Tuesday, June 21, 2016

Japanese Cream Buns by Helga Soo




Facebook link - https://www.facebook.com/groups/platepalate/permalink/1043324369055196/


Recipes:
Ingredients A
120gm bread flour
85gm boiling water
Ingredients B
380gm bread flour
75gm sugar
6gm salt
8gm instant yeast
Ingredients C
120gm cold milk
100gm whipping cream
1 cold egg
Little Wilton Kelly Green paste (Use a toothpick to dip the paste)
Ingredients D
40gm butter
Ingredient E
Wilton Edible Black Marker
Method:
1. Add the boiling water from A into flour, mix until well blended to form dough. Cover and set aside to cool.Keep it refrigerated for at least 12 hours
2.Mix B until well blended. Add in C and knead to form rough dough. Add in A and knead until well blended.
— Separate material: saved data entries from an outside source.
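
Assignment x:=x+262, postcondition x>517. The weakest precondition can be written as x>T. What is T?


Formula: wp(x:=E, P) = P[E/x] (substitute E for x in postcondition)
Step 1: Postcondition: x>517
Step 2: Substitute x+262 for x: x+262>517
Step 3: Solve for x: x > 517-262 = 255

255


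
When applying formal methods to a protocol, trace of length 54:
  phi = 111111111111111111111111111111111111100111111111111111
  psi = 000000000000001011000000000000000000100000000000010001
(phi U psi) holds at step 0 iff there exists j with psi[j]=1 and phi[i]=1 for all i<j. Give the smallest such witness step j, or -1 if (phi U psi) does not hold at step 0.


(phi U psi) at 0: need smallest j with psi[j]=1 and phi[i]=1 for all i in [0,j).
Scan from step 0:
  step 0: phi=1, psi=0 -> continue
  step 1: phi=1, psi=0 -> continue
  step 2: phi=1, psi=0 -> continue
  step 3: phi=1, psi=0 -> continue
  step 14: psi=1 and phi held for [0,14) -> witness found
Witness step = 14

14


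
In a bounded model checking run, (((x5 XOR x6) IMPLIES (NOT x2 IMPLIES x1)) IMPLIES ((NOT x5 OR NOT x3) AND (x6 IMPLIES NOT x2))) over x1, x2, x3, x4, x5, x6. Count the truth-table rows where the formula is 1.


Formula: (((x5 XOR x6) IMPLIES (NOT x2 IMPLIES x1)) IMPLIES ((NOT x5 OR NOT x3) AND (x6 IMPLIES NOT x2))) over 6 vars (64 rows)
Evaluate each row (x1, x2, x3, x4, x5, x6 as bits, MSB first):
  row 0 [000000]: (((0 XOR 0) IMPLIES (NOT 0 IMPLIES 0)) IMPLIES ((NOT 0 OR NOT 0) AND (0 IMPLIES NOT 0))) -> 1
  row 1 [000001]: (((0 XOR 1) IMPLIES (NOT 0 IMPLIES 0)) IMPLIES ((NOT 0 OR NOT 0) AND (1 IMPLIES NOT 0))) -> 1
  row 2 [000010]: (((1 XOR 0) IMPLIES (NOT 0 IMPLIES 0)) IMPLIES ((NOT 1 OR NOT 0) AND (0 IMPLIES NOT 0))) -> 1
  row 3 [000011]: (((1 XOR 1) IMPLIES (NOT 0 IMPLIES 0)) IMPLIES ((NOT 1 OR NOT 0) AND (1 IMPLIES NOT 0))) -> 1
  row 4 [000100]: (((0 XOR 0) IMPLIES (NOT 0 IMPLIES 0)) IMPLIES ((NOT 0 OR NOT 0) AND (0 IMPLIES NOT 0))) -> 1
  (every remaining row is evaluated the same way; all 64 results are listed next)
Full result column, 8 rows per line (x1,x2,x3 fixed per line; x4,x5,x6 runs 000..111 left to right):
  rows 0-7 [x1,x2,x3=000]: 11111111  (ones: 8)
  rows 8-15 [x1,x2,x3=001]: 11101110  (ones: 6)
  rows 16-23 [x1,x2,x3=010]: 10101010  (ones: 4)
  rows 24-31 [x1,x2,x3=011]: 10001000  (ones: 2)
  rows 32-39 [x1,x2,x3=100]: 11111111  (ones: 8)
  rows 40-47 [x1,x2,x3=101]: 11001100  (ones: 4)
  rows 48-55 [x1,x2,x3=110]: 10101010  (ones: 4)
  rows 56-63 [x1,x2,x3=111]: 10001000  (ones: 2)
Count of 1-rows = 8+6+4+2+8+4+4+2 = 38

38


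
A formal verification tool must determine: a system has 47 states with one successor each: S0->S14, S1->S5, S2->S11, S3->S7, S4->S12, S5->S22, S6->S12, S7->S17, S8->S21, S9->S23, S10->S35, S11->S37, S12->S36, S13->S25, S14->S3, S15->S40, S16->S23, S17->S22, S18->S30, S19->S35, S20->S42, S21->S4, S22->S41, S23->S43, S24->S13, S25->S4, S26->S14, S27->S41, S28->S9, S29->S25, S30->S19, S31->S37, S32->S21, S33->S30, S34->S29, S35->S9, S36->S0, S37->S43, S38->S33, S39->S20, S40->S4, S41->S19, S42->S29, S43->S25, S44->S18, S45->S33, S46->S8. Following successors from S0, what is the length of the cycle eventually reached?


Trace from S0 until a state repeats:
  S0 -> S14 -> S3 -> S7 -> S17 -> S22 -> S41 -> S19 -> S35 -> S9 -> S23 -> S43 -> S25 -> S4 -> S12 -> S36 -> S0
S0 first seen at step 0, revisited at step 16.
Cycle length = 16 - 0 = 16

16


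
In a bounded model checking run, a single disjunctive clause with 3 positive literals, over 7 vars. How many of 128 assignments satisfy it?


Step 1: Total=2^7=128
Step 2: Unsat when all 3 false: 2^4=16
Step 3: Sat=128-16=112

112


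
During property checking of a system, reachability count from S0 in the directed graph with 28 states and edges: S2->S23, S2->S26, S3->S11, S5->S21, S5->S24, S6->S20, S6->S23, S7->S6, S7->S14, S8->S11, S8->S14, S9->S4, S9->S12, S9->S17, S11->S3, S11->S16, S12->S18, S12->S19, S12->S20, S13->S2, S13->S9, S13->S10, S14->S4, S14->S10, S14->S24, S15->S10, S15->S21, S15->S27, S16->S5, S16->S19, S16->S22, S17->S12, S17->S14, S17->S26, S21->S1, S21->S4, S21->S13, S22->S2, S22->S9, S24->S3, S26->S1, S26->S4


BFS from S0:
  layer 0: {S0}
Reachable set: {S0}
Count = 1

1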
3.Add in D and knead to form elastic dough.
4.Let it proof for 40minutes. Divide dough into 60gm each , mould it round and let rest for 10minutes.
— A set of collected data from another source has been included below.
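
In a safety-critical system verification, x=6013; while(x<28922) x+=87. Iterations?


Step 1: x goes from 6013 toward 28922 by 87; the body runs while x<28922, so iterations = ceil((bound-start)/step)
Step 2: Distance=22909
Step 3: ceil(22909/87)=264

264


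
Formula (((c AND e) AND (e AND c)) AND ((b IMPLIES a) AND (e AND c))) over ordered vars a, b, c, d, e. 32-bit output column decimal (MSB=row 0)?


Formula: (((c AND e) AND (e AND c)) AND ((b IMPLIES a) AND (e AND c))) over a, b, c, d, e (32 rows)
Evaluate each row (bits = a,b,c,d,e, MSB first):
  row 0 [00000]: (((0 AND 0) AND (0 AND 0)) AND ((0 IMPLIES 0) AND (0 AND 0))) -> 0
  row 1 [00001]: (((0 AND 1) AND (1 AND 0)) AND ((0 IMPLIES 0) AND (1 AND 0))) -> 0
  row 2 [00010]: (((0 AND 0) AND (0 AND 0)) AND ((0 IMPLIES 0) AND (0 AND 0))) -> 0
  row 3 [00011]: (((0 AND 1) AND (1 AND 0)) AND ((0 IMPLIES 0) AND (1 AND 0))) -> 0
  row 4 [00100]: (((1 AND 0) AND (0 AND 1)) AND ((0 IMPLIES 0) AND (0 AND 1))) -> 0
  row 5 [00101]: (((1 AND 1) AND (1 AND 1)) AND ((0 IMPLIES 0) AND (1 AND 1))) -> 1
  row 6 [00110]: (((1 AND 0) AND (0 AND 1)) AND ((0 IMPLIES 0) AND (0 AND 1))) -> 0
  row 7 [00111]: (((1 AND 1) AND (1 AND 1)) AND ((0 IMPLIES 0) AND (1 AND 1))) -> 1
  row 8 [01000]: (((0 AND 0) AND (0 AND 0)) AND ((1 IMPLIES 0) AND (0 AND 0))) -> 0
  row 9 [01001]: (((0 AND 1) AND (1 AND 0)) AND ((1 IMPLIES 0) AND (1 AND 0))) -> 0
  row 10 [01010]: (((0 AND 0) AND (0 AND 0)) AND ((1 IMPLIES 0) AND (0 AND 0))) -> 0
  row 11 [01011]: (((0 AND 1) AND (1 AND 0)) AND ((1 IMPLIES 0) AND (1 AND 0))) -> 0
  row 12 [01100]: (((1 AND 0) AND (0 AND 1)) AND ((1 IMPLIES 0) AND (0 AND 1))) -> 0
  row 13 [01101]: (((1 AND 1) AND (1 AND 1)) AND ((1 IMPLIES 0) AND (1 AND 1))) -> 0
  row 14 [01110]: (((1 AND 0) AND (0 AND 1)) AND ((1 IMPLIES 0) AND (0 AND 1))) -> 0
  row 15 [01111]: (((1 AND 1) AND (1 AND 1)) AND ((1 IMPLIES 0) AND (1 AND 1))) -> 0
  row 16 [10000]: (((0 AND 0) AND (0 AND 0)) AND ((0 IMPLIES 1) AND (0 AND 0))) -> 0
  row 17 [10001]: (((0 AND 1) AND (1 AND 0)) AND ((0 IMPLIES 1) AND (1 AND 0))) -> 0
  row 18 [10010]: (((0 AND 0) AND (0 AND 0)) AND ((0 IMPLIES 1) AND (0 AND 0))) -> 0
  row 19 [10011]: (((0 AND 1) AND (1 AND 0)) AND ((0 IMPLIES 1) AND (1 AND 0))) -> 0
  row 20 [10100]: (((1 AND 0) AND (0 AND 1)) AND ((0 IMPLIES 1) AND (0 AND 1))) -> 0
  row 21 [10101]: (((1 AND 1) AND (1 AND 1)) AND ((0 IMPLIES 1) AND (1 AND 1))) -> 1
  row 22 [10110]: (((1 AND 0) AND (0 AND 1)) AND ((0 IMPLIES 1) AND (0 AND 1))) -> 0
  row 23 [10111]: (((1 AND 1) AND (1 AND 1)) AND ((0 IMPLIES 1) AND (1 AND 1))) -> 1
  row 24 [11000]: (((0 AND 0) AND (0 AND 0)) AND ((1 IMPLIES 1) AND (0 AND 0))) -> 0
  row 25 [11001]: (((0 AND 1) AND (1 AND 0)) AND ((1 IMPLIES 1) AND (1 AND 0))) -> 0
  row 26 [11010]: (((0 AND 0) AND (0 AND 0)) AND ((1 IMPLIES 1) AND (0 AND 0))) -> 0
  row 27 [11011]: (((0 AND 1) AND (1 AND 0)) AND ((1 IMPLIES 1) AND (1 AND 0))) -> 0
  row 28 [11100]: (((1 AND 0) AND (0 AND 1)) AND ((1 IMPLIES 1) AND (0 AND 1))) -> 0
  row 29 [11101]: (((1 AND 1) AND (1 AND 1)) AND ((1 IMPLIES 1) AND (1 AND 1))) -> 1
  row 30 [11110]: (((1 AND 0) AND (0 AND 1)) AND ((1 IMPLIES 1) AND (0 AND 1))) -> 0
  row 31 [11111]: (((1 AND 1) AND (1 AND 1)) AND ((1 IMPLIES 1) AND (1 AND 1))) -> 1
Full result column, 4 rows per line (a,b,c fixed per line; d,e runs 00..11 left to right):
  rows 0-3 [a,b,c=000]: 0000  = hex 0
  rows 4-7 [a,b,c=001]: 0101  = hex 5
  rows 8-11 [a,b,c=010]: 0000  = hex 0
  rows 12-15 [a,b,c=011]: 0000  = hex 0
  rows 16-19 [a,b,c=100]: 0000  = hex 0
  rows 20-23 [a,b,c=101]: 0101  = hex 5
  rows 24-27 [a,b,c=110]: 0000  = hex 0
  rows 28-31 [a,b,c=111]: 0101  = hex 5
Output column (row 0 .. row 31) = 00000101000000000000010100000101
Output column grouped in 4s = 0000 0101 0000 0000 0000 0101 0000 0101 = 0x05000505
Convert to decimal digit by digit (value = value*16 + digit):
  0 -> 0
  0*16 + 5 = 5
  5*16 + 0 = 80
  80*16 + 0 = 1280
  1280*16 + 0 = 20480
  20480*16 + 5 = 327685
  327685*16 + 0 = 5242960
  5242960*16 + 5 = 83887365
Decimal = 83887365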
5. Place onto greased pan ( i used a 8 inch round tin) and let proof for another 50minutes. Bake at 160 Deg Celsius for 25 mins. Monitor the top surfaces of buns, if the tops are going to turn color cover them with aluminum foil.
6. Once the buns are cooled, use Ingredient E to draw the features of green pigs of angry bird.